Here is a solution of the variable-coefficient advection PDE

\[ \partial_t u + c(x) \partial_x u = 0, \qquad c(x) = \frac{1}{5} + \sin^2(x-1). \]

Note that the velocity is \(2\pi\)-periodic, which is required for periodic boundary conditions to work as intended.

This function applies the midpoint/leapfrog method in time, with FFT-based spectral differentiation in space:

p6: variable coefficient wave equation

using FFTW

function p6(⍺ = 1.57)
    # Grid, variable coefficient, and initial data:
    N = 128;  h = 2π / N
    x = h * (1:N)
    t = 0;  Δt = ⍺ / N
    c = @. 0.2 + sin(x - 1)^2
    v = @. exp(-100 * (x - 1) .^ 2)
    vold = @. exp(-100 * (x - 0.2Δt - 1) .^ 2)

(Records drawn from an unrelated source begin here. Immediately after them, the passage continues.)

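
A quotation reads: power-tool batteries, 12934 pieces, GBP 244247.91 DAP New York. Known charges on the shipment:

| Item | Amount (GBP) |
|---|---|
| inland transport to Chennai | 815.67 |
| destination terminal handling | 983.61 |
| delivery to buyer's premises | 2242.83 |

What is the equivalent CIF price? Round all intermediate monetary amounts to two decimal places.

Not relevant to the conversion: inland to port — on the seller under both DAP and CIF; already in the DAP price and stays in the CIF price.
From DAP to CIF, the seller no longer bears: destination terminal, delivery.
CIF price = 244247.91 − 983.61 − 2242.83 = 241021.47

CIF price: GBP 241021.47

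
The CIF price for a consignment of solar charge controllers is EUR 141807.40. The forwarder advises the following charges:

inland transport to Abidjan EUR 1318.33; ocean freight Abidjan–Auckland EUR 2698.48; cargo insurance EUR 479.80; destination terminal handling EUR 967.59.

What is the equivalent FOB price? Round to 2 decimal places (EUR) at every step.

FOB price: EUR 138629.12

Not relevant to the conversion: inland to port — on the seller under both CIF and FOB; already in the CIF price and stays in the FOB price. destination terminal — on the buyer under both terms; not part of either seller's price.
From CIF to FOB, the seller no longer bears: freight, insurance.
FOB price = 141807.40 − 2698.48 − 479.80 = 138629.12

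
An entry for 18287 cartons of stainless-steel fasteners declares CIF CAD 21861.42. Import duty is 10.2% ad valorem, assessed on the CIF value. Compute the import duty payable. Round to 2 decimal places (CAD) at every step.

Import duty: CAD 2229.86

Import duty = 21861.42 × 10.2% = 2229.86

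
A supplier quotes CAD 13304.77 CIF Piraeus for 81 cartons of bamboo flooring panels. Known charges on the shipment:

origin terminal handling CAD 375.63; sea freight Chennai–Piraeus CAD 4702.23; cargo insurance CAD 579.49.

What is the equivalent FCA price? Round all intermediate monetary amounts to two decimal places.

From CIF to FCA, the seller no longer bears: origin terminal, freight, insurance.
FCA price = 13304.77 − 375.63 − 4702.23 − 579.49 = 7647.42

FCA price: CAD 7647.42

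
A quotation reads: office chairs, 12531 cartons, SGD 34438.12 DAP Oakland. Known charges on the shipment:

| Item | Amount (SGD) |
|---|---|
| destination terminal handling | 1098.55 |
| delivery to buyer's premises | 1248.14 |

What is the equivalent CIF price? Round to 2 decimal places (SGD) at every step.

CIF price: SGD 32091.43

From DAP to CIF, the seller no longer bears: destination terminal, delivery.
CIF price = 34438.12 − 1098.55 − 1248.14 = 32091.43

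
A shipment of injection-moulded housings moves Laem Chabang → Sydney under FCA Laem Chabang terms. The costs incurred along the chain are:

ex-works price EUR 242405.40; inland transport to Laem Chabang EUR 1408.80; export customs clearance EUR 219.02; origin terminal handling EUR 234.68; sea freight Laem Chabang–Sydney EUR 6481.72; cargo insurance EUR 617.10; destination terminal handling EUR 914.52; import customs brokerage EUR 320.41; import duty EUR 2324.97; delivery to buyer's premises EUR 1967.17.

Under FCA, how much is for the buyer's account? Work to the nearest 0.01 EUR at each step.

FCA: the seller delivers export-cleared goods to the carrier; the buyer bears costs from that point.
Seller's account: goods 242405.40 + inland to port 1408.80 + export clearance 219.02 = 244033.22
Buyer's account: origin terminal 234.68 + freight 6481.72 + insurance 617.10 + destination terminal 914.52 + brokerage 320.41 + duty 2324.97 + delivery 1967.17 = 12860.57

Buyer's account: EUR 12860.57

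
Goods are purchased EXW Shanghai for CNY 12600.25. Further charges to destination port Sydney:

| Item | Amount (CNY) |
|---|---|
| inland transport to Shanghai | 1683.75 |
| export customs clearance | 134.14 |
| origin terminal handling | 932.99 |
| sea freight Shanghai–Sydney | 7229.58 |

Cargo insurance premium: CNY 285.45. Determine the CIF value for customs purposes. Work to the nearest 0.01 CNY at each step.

CIF value: CNY 22866.16

CIF = EXW price + pre-shipment costs + freight + insurance
CIF = 12600.25 + 1683.75 + 134.14 + 932.99 + 7229.58 + 285.45 = 22866.16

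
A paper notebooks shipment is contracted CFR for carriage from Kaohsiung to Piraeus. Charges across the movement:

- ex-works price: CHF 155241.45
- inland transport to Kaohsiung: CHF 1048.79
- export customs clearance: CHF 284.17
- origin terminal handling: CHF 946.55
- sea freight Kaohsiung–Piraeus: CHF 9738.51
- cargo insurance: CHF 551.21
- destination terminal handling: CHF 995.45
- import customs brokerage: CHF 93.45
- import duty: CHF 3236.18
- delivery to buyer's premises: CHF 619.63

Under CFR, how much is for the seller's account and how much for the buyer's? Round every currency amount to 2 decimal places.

CFR: the seller pays costs through ocean freight to the destination port, but not insurance.
Seller's account: goods 155241.45 + inland to port 1048.79 + export clearance 284.17 + origin terminal 946.55 + freight 9738.51 = 167259.47
Buyer's account: insurance 551.21 + destination terminal 995.45 + brokerage 93.45 + duty 3236.18 + delivery 619.63 = 5495.92

Seller: CHF 167259.47; buyer: CHF 5495.92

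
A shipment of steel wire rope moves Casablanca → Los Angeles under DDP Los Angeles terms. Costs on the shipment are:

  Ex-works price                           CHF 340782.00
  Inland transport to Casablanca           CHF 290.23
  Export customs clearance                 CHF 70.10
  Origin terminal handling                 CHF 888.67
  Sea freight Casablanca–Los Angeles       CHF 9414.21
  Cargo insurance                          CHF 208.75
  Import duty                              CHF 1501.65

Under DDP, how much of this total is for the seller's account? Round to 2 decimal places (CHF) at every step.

Seller's account: CHF 353155.61

DDP: the seller bears all costs including import duty.
Seller's account: goods 340782.00 + inland to port 290.23 + export clearance 70.10 + origin terminal 888.67 + freight 9414.21 + insurance 208.75 + duty 1501.65 = 353155.61
Buyer's account: 0.00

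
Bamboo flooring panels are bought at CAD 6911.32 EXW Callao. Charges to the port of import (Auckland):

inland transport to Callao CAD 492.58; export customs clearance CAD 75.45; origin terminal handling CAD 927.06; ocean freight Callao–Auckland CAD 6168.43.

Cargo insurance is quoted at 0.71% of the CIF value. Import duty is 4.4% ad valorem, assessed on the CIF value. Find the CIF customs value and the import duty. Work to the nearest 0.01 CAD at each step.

Let C be the CIF value. C = EXW price + pre-shipment costs + freight + 0.71% × C
C − 0.71% × C = 6911.32 + 492.58 + 75.45 + 927.06 + 6168.43
0.9929 × C = 14574.84
C = 14574.84 / 0.9929 = 14679.06
Insurance premium = 0.71% × 14679.06 = 104.22
Import duty = 14679.06 × 4.4% = 645.88

CIF value: CAD 14679.06; import duty: CAD 645.88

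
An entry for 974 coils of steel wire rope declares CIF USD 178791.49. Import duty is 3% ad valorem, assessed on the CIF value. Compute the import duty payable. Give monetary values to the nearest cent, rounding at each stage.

Import duty: USD 5363.74

Import duty = 178791.49 × 3% = 5363.74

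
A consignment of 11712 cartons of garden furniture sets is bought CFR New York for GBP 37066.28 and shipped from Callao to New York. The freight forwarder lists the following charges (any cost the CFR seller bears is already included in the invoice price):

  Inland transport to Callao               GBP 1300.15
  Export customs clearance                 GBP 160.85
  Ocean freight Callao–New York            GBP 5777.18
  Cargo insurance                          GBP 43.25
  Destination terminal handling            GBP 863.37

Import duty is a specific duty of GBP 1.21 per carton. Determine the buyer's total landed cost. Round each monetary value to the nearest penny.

CFR: the seller pays costs through ocean freight to the destination port, but not insurance.
Already in the invoice (seller's account under CFR): inland to port, export clearance, freight — exclude.
CIF value = CFR price + insurance = 37066.28 + 43.25 = 37109.53
Import duty = 11712 × 1.21 = 14171.52
Buyer bears: insurance 43.25 + destination terminal 863.37 + duty 14171.52 = 15078.14
Landed cost = invoice 37066.28 + 15078.14 = 52144.42

Total landed cost: GBP 52144.42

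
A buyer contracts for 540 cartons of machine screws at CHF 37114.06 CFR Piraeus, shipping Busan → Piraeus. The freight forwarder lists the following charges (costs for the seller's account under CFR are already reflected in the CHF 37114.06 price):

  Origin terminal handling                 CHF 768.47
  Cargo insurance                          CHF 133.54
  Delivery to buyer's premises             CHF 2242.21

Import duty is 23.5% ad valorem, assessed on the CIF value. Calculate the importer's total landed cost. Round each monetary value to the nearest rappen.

Total landed cost: CHF 48243.00

CFR: the seller pays costs through ocean freight to the destination port, but not insurance.
Already in the invoice (seller's account under CFR): origin terminal — exclude.
CIF value = CFR price + insurance = 37114.06 + 133.54 = 37247.60
Import duty = 37247.60 × 23.5% = 8753.19
Buyer bears: insurance 133.54 + delivery 2242.21 + duty 8753.19 = 11128.94
Landed cost = invoice 37114.06 + 11128.94 = 48243.00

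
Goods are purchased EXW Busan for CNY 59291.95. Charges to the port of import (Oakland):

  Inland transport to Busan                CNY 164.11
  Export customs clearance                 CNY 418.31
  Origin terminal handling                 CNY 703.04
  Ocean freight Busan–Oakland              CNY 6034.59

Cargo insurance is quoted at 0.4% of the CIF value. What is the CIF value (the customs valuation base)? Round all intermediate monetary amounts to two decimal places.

CIF value: CNY 66879.52

Let C be the CIF value. C = EXW price + pre-shipment costs + freight + 0.4% × C
C − 0.4% × C = 59291.95 + 164.11 + 418.31 + 703.04 + 6034.59
0.996 × C = 66612.00
C = 66612.00 / 0.996 = 66879.52
Insurance premium = 0.4% × 66879.52 = 267.52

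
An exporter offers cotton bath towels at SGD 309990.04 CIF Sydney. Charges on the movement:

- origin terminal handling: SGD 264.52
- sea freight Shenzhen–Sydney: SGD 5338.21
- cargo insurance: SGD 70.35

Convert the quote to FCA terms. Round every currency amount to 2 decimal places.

From CIF to FCA, the seller no longer bears: origin terminal, freight, insurance.
FCA price = 309990.04 − 264.52 − 5338.21 − 70.35 = 304316.96

FCA price: SGD 304316.96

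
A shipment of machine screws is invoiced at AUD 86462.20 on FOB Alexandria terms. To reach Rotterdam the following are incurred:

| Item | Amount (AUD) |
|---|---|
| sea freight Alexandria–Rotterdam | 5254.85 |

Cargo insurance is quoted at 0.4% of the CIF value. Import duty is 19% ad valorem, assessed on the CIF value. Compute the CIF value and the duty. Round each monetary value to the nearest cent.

CIF value: AUD 92085.39; import duty: AUD 17496.22

Let C be the CIF value. C = FOB price + freight + 0.4% × C
C − 0.4% × C = 86462.20 + 5254.85
0.996 × C = 91717.05
C = 91717.05 / 0.996 = 92085.39
Insurance premium = 0.4% × 92085.39 = 368.34
Import duty = 92085.39 × 19% = 17496.22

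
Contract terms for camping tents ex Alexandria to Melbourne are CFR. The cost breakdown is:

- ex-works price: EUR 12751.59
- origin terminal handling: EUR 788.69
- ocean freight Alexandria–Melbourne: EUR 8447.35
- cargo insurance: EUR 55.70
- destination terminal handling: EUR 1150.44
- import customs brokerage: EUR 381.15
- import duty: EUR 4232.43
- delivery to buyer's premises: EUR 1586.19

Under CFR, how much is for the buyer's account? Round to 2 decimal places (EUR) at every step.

Buyer's account: EUR 7405.91

CFR: the seller pays costs through ocean freight to the destination port, but not insurance.
Seller's account: goods 12751.59 + origin terminal 788.69 + freight 8447.35 = 21987.63
Buyer's account: insurance 55.70 + destination terminal 1150.44 + brokerage 381.15 + duty 4232.43 + delivery 1586.19 = 7405.91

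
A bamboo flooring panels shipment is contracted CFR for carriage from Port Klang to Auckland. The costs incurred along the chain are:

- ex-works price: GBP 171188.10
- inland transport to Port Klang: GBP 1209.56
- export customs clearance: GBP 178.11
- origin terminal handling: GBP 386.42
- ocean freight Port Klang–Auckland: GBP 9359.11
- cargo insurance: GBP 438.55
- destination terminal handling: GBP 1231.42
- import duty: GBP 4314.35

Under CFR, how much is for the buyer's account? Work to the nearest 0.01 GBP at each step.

Buyer's account: GBP 5984.32

CFR: the seller pays costs through ocean freight to the destination port, but not insurance.
Seller's account: goods 171188.10 + inland to port 1209.56 + export clearance 178.11 + origin terminal 386.42 + freight 9359.11 = 182321.30
Buyer's account: insurance 438.55 + destination terminal 1231.42 + duty 4314.35 = 5984.32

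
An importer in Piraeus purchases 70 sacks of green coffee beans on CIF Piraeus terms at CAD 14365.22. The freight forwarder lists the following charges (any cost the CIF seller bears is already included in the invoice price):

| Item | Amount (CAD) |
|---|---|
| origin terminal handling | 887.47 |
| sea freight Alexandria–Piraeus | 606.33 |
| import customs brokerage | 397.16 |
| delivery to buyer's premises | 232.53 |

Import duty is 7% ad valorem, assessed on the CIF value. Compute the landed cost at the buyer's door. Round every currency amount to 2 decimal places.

CIF: the seller pays costs through ocean freight and marine insurance to the destination port.
Already in the invoice (seller's account under CIF): origin terminal, freight — exclude.
The CIF price already equals the CIF value: 14365.22
Import duty = 14365.22 × 7% = 1005.57
Buyer bears: brokerage 397.16 + delivery 232.53 + duty 1005.57 = 1635.26
Landed cost = invoice 14365.22 + 1635.26 = 16000.48

Total landed cost: CAD 16000.48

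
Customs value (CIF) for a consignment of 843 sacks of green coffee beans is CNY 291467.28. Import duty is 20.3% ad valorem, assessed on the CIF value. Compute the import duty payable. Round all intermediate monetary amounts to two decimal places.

Import duty = 291467.28 × 20.3% = 59167.86

Import duty: CNY 59167.86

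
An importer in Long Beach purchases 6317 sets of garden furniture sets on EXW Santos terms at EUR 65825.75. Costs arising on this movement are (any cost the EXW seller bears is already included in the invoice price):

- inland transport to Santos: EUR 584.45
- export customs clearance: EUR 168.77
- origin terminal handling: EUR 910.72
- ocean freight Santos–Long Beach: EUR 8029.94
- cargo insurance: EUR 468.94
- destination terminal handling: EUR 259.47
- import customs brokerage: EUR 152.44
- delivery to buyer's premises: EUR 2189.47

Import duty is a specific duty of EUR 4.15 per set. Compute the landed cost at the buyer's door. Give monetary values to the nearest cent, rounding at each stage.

EXW: the seller makes goods available at their premises; the buyer bears all onward costs.
CIF value = EXW price + inland to port + export clearance + origin terminal + freight + insurance = 65825.75 + 584.45 + 168.77 + 910.72 + 8029.94 + 468.94 = 75988.57
Import duty = 6317 × 4.15 = 26215.55
Buyer bears: inland to port 584.45 + export clearance 168.77 + origin terminal 910.72 + freight 8029.94 + insurance 468.94 + destination terminal 259.47 + brokerage 152.44 + delivery 2189.47 + duty 26215.55 = 38979.75
Landed cost = invoice 65825.75 + 38979.75 = 104805.50

Total landed cost: EUR 104805.50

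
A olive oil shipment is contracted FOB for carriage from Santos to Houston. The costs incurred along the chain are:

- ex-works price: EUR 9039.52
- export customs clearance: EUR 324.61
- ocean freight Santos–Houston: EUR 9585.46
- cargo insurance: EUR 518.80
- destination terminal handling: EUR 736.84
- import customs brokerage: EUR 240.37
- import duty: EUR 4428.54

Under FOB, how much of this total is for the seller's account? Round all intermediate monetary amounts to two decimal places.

FOB: the seller bears costs until goods are on board at the origin port; the buyer bears freight, insurance and all costs thereafter.
Seller's account: goods 9039.52 + export clearance 324.61 = 9364.13
Buyer's account: freight 9585.46 + insurance 518.80 + destination terminal 736.84 + brokerage 240.37 + duty 4428.54 = 15510.01

Seller's account: EUR 9364.13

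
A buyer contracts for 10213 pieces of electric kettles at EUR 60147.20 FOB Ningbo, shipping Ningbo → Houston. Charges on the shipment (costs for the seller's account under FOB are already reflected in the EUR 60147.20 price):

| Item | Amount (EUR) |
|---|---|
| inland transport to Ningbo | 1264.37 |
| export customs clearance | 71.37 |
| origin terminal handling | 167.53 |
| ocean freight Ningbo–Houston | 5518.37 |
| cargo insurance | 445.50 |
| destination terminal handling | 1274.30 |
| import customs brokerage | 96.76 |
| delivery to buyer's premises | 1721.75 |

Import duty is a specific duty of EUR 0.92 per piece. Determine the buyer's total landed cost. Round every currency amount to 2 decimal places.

Total landed cost: EUR 78599.84

FOB: the seller bears costs until goods are on board at the origin port; the buyer bears freight, insurance and all costs thereafter.
Already in the invoice (seller's account under FOB): inland to port, export clearance, origin terminal — exclude.
CIF value = FOB price + freight + insurance = 60147.20 + 5518.37 + 445.50 = 66111.07
Import duty = 10213 × 0.92 = 9395.96
Buyer bears: freight 5518.37 + insurance 445.50 + destination terminal 1274.30 + brokerage 96.76 + delivery 1721.75 + duty 9395.96 = 18452.64
Landed cost = invoice 60147.20 + 18452.64 = 78599.84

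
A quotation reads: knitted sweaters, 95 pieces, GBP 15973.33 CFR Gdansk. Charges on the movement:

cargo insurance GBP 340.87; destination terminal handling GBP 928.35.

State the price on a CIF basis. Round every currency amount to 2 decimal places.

CIF price: GBP 16314.20

Not relevant to the conversion: destination terminal — on the buyer under both terms; not part of either seller's price.
From CFR to CIF, the seller additionally bears: insurance.
CIF price = 15973.33 + 340.87 = 16314.20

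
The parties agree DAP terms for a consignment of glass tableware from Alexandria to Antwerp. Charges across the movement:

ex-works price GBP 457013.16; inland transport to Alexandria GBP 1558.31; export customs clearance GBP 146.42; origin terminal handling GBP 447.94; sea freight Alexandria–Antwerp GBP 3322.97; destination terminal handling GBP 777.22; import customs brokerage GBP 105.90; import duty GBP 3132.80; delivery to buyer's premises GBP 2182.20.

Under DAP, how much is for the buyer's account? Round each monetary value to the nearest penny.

DAP: the seller bears all costs to the named destination except import duty and clearance.
Seller's account: goods 457013.16 + inland to port 1558.31 + export clearance 146.42 + origin terminal 447.94 + freight 3322.97 + destination terminal 777.22 + delivery 2182.20 = 465448.22
Buyer's account: brokerage 105.90 + duty 3132.80 = 3238.70

Buyer's account: GBP 3238.70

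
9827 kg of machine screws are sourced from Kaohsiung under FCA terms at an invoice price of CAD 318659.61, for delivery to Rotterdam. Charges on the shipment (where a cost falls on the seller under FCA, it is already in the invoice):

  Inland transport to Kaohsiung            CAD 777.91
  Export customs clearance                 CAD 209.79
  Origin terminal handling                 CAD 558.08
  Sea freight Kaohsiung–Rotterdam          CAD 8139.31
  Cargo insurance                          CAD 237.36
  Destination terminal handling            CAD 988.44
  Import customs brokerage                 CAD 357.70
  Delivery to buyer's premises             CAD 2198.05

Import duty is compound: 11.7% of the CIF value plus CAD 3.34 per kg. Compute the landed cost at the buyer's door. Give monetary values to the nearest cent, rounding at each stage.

Total landed cost: CAD 402289.27

FCA: the seller delivers export-cleared goods to the carrier; the buyer bears costs from that point.
Already in the invoice (seller's account under FCA): inland to port, export clearance — exclude.
CIF value = FCA price + origin terminal + freight + insurance = 318659.61 + 558.08 + 8139.31 + 237.36 = 327594.36
Ad valorem component: 327594.36 × 11.7% = 38328.54
Specific component: 9827 × 3.34 = 32822.18
Import duty = 38328.54 + 32822.18 = 71150.72
Buyer bears: origin terminal 558.08 + freight 8139.31 + insurance 237.36 + destination terminal 988.44 + brokerage 357.70 + delivery 2198.05 + duty 71150.72 = 83629.66
Landed cost = invoice 318659.61 + 83629.66 = 402289.27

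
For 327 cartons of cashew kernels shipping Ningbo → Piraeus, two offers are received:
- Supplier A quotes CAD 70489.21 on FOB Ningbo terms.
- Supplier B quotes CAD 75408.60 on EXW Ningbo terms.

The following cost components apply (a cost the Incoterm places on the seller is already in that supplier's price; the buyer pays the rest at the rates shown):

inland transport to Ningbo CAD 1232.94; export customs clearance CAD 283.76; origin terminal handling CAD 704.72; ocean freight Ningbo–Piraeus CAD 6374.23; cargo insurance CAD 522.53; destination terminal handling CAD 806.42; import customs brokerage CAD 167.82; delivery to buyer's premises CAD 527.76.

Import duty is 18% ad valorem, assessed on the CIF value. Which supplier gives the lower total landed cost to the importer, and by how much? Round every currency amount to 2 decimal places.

Supplier A (FOB):
CIF value = FOB price + freight + insurance = 70489.21 + 6374.23 + 522.53 = 77385.97
Import duty = 77385.97 × 18% = 13929.47
Buyer bears (A): 6374.23 + 522.53 + 806.42 + 167.82 + 527.76 = 8398.76
Landed cost (A) = invoice 70489.21 + 8398.76 + duty 13929.47 = 92817.44
Supplier B (EXW):
CIF value = EXW price + inland to port + export clearance + origin terminal + freight + insurance = 75408.60 + 1232.94 + 283.76 + 704.72 + 6374.23 + 522.53 = 84526.78
Import duty = 84526.78 × 18% = 15214.82
Buyer bears (B): 1232.94 + 283.76 + 704.72 + 6374.23 + 522.53 + 806.42 + 167.82 + 527.76 = 10620.18
Landed cost (B) = invoice 75408.60 + 10620.18 + duty 15214.82 = 101243.60
Difference = |92817.44 − 101243.60| = 8426.16

Supplier A is cheaper by CAD 8426.16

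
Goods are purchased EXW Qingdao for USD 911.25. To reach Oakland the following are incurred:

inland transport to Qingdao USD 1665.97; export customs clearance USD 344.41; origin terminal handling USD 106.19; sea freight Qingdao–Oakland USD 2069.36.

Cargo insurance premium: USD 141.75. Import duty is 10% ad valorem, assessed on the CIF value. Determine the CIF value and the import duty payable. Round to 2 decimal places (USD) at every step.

CIF = EXW price + pre-shipment costs + freight + insurance
CIF = 911.25 + 1665.97 + 344.41 + 106.19 + 2069.36 + 141.75 = 5238.93
Import duty = 5238.93 × 10% = 523.89

CIF value: USD 5238.93; import duty: USD 523.89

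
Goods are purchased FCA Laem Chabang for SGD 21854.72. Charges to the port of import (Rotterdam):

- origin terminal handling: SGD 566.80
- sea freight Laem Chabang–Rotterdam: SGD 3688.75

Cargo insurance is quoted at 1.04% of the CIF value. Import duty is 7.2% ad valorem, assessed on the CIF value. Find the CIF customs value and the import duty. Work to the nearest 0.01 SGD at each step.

CIF value: SGD 26384.67; import duty: SGD 1899.70

Let C be the CIF value. C = FCA price + pre-shipment costs + freight + 1.04% × C
C − 1.04% × C = 21854.72 + 566.80 + 3688.75
0.9896 × C = 26110.27
C = 26110.27 / 0.9896 = 26384.67
Insurance premium = 1.04% × 26384.67 = 274.40
Import duty = 26384.67 × 7.2% = 1899.70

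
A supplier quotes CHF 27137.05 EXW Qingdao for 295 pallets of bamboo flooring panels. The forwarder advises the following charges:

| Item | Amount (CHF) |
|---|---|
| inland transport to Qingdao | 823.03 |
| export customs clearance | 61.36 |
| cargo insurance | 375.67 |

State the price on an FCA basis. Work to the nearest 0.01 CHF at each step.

FCA price: CHF 28021.44

Not relevant to the conversion: insurance — on the buyer under both terms; not part of either seller's price.
From EXW to FCA, the seller additionally bears: inland to port, export clearance.
FCA price = 27137.05 + 823.03 + 61.36 = 28021.44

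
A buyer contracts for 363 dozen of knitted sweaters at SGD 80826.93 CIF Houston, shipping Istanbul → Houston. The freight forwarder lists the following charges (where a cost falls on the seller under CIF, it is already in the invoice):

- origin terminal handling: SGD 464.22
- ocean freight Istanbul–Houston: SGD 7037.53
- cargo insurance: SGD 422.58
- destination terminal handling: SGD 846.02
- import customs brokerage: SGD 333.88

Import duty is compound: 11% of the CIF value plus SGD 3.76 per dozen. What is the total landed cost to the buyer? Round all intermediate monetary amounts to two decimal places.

Total landed cost: SGD 92262.67

CIF: the seller pays costs through ocean freight and marine insurance to the destination port.
Already in the invoice (seller's account under CIF): origin terminal, freight, insurance — exclude.
The CIF price already equals the CIF value: 80826.93
Ad valorem component: 80826.93 × 11% = 8890.96
Specific component: 363 × 3.76 = 1364.88
Import duty = 8890.96 + 1364.88 = 10255.84
Buyer bears: destination terminal 846.02 + brokerage 333.88 + duty 10255.84 = 11435.74
Landed cost = invoice 80826.93 + 11435.74 = 92262.67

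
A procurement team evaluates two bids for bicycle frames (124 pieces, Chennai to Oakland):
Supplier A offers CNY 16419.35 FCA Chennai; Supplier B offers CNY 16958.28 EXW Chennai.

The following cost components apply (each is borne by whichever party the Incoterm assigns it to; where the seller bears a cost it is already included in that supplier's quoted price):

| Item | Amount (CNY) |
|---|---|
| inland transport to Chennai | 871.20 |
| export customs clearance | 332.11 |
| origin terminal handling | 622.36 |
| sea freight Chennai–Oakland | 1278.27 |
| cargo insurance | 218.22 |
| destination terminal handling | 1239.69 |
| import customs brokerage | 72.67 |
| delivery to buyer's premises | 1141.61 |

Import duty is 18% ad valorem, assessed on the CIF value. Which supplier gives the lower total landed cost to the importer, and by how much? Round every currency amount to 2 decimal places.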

    # Time-stepping by leap frog formula:
    tmax = 8
    nsteps = ceil(Int, tmax / Δt)
    Δt = tmax / nsteps
    V = [v fill(NaN, N, nsteps)]
    t = Δt*(0:nsteps)
    for i in 1:nsteps
        w = fderiv(V[:,i])
        V[:,i+1] = vold - 2Δt * c .* w
        vold = V[:,i]
        if norm(V[:,i+1], Inf) > 2.5
            nsteps = i
            break 
        end
    end
    return x,t[1:nsteps+1],V[:,1:nsteps+1]
end

x,t,V = p6(1.57);

using CairoMakie, PyFormattedStrings

fig = Figure()
Axis3(fig[1, 1],
    xticks = MultiplesTicks(5, π, "π"),
    xlabel="x", ylabel="t", zlabel="u", 
    azimuth=4.5, elevation=1.3,
)
gap = max(1,round(Int, 0.15/(t[2]-t[1])) - 1)
surface!(x, t, V, colorrange=(0,1))
[ lines!(x, fill(t[j], length(x)), V[:, j].+.01, color=:ivory) for j in 1:gap:size(V,2) ]
fig

fig = Figure(size=(480,320))
index = Observable(1)
ax = Axis(fig[1, 1],
    xticks = MultiplesTicks(5, π, "π"),
    xlabel="x", ylabel="u"
)
lines!(x, @lift(V[:,$index]))
record(fig, "p6.mp4", 1:4:size(V,2)+1) do i
    index[] = i
    ax.title = f"t = {t[i]:.2f}"
end;

In the simulation above, you can see a small artifact that travels in the wrong direction. The accuracy of this simulation is limited by the second-order time stepping, and even more by the need to estimate the fictitious value \(u(x,-\Delta t)\) that leap frog needs to get started. An automatic, self-starting IVP solver would do much better.